Cybersecurity experts still can’t confirm the claims of a person selling what they say are databases of stolen information of 1 billion Chinese residents from the Shanghai police department.
According to the Associated Press, the claim was recently made in a post on the online hacking forum Breach Forums by someone using the handle “ChinaDan.” The poster is selling nearly 24 terabytes of data for 10 bitcoin, which would be just under US$200,000.
As of Tuesday night, when this story was written, the police force hadn’t confirmed the theft.
UPDATE: Cybersecurity researcher Bob Diachenko told TechCrunch his monitoring shows the database was exposed in April through a Kibana dashboard, a web-based software used to visualize and search huge Elasticsearch databases. If the database didn’t require a password as believed, the news site says, anyone could have accessed the data if they knew its web address.
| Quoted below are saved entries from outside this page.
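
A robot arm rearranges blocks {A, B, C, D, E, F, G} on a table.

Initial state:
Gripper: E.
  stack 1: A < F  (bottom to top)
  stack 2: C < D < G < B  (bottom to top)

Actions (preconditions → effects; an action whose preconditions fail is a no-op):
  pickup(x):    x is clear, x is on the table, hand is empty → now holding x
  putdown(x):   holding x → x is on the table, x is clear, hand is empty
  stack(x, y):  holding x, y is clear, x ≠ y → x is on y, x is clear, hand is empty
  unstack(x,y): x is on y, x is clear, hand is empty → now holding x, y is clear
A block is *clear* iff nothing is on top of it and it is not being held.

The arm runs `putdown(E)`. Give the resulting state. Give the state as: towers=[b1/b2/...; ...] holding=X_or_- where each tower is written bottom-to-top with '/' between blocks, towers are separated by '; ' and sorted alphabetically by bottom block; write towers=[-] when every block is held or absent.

towers=[A/F; C/D/G/B; E] holding=-

before: towers=[A/F; C/D/G/B] holding=E
pre[putdown(E)]: holding(E) ok
all met → apply putdown(E)
after:  towers=[A/F; C/D/G/B; E] holding=-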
There’s confirmation that some stolen data is involved, some of which seem to be from police reports of alleged crimes, but not the size of the breach. The AP said a sample of data it has seen listed names, birthdates, ages, and mobile numbers. One person was listed as having been born in “2020,” with their age listed as “1,” which, the news agency said, suggests that information on minors was included in the data obtained in the breach.
The seller has posted what they say is a part of the databases for sale, with 750,000 entries, as confirmation of the hack.
The Bleeping Computer news service quotes a Wall Street Journal reporter saying she reached out to dozens of people allegedly named in the databases for sale, five of whom confirmed data offered is about them.
Similarly, Agence France Press (AFP) said a sample of the supposed confirmation data it saw included Chinese citizens’ names, mobile phone numbers, national ID numbers, addresses, birthdays, and police reports they had filed. AFP and cybersecurity experts verified some of the citizen data in the sample is authentic.
While the data allowed to be seen by the seller is likely real, it can’t be confirmed whether it was from Shanghai police or if it had been assembled from earlier breaches. Nor can the alleged one billion victim number be confirmed.
AFP quoted one official from a cybersecurity firm as being skeptical of that number.
The New York Post quotes the Financial Times saying widely used hashtags such as “data leak” and “1 billion citizens’ records leak” are no longer accessible on the Chinese social media site Weibo.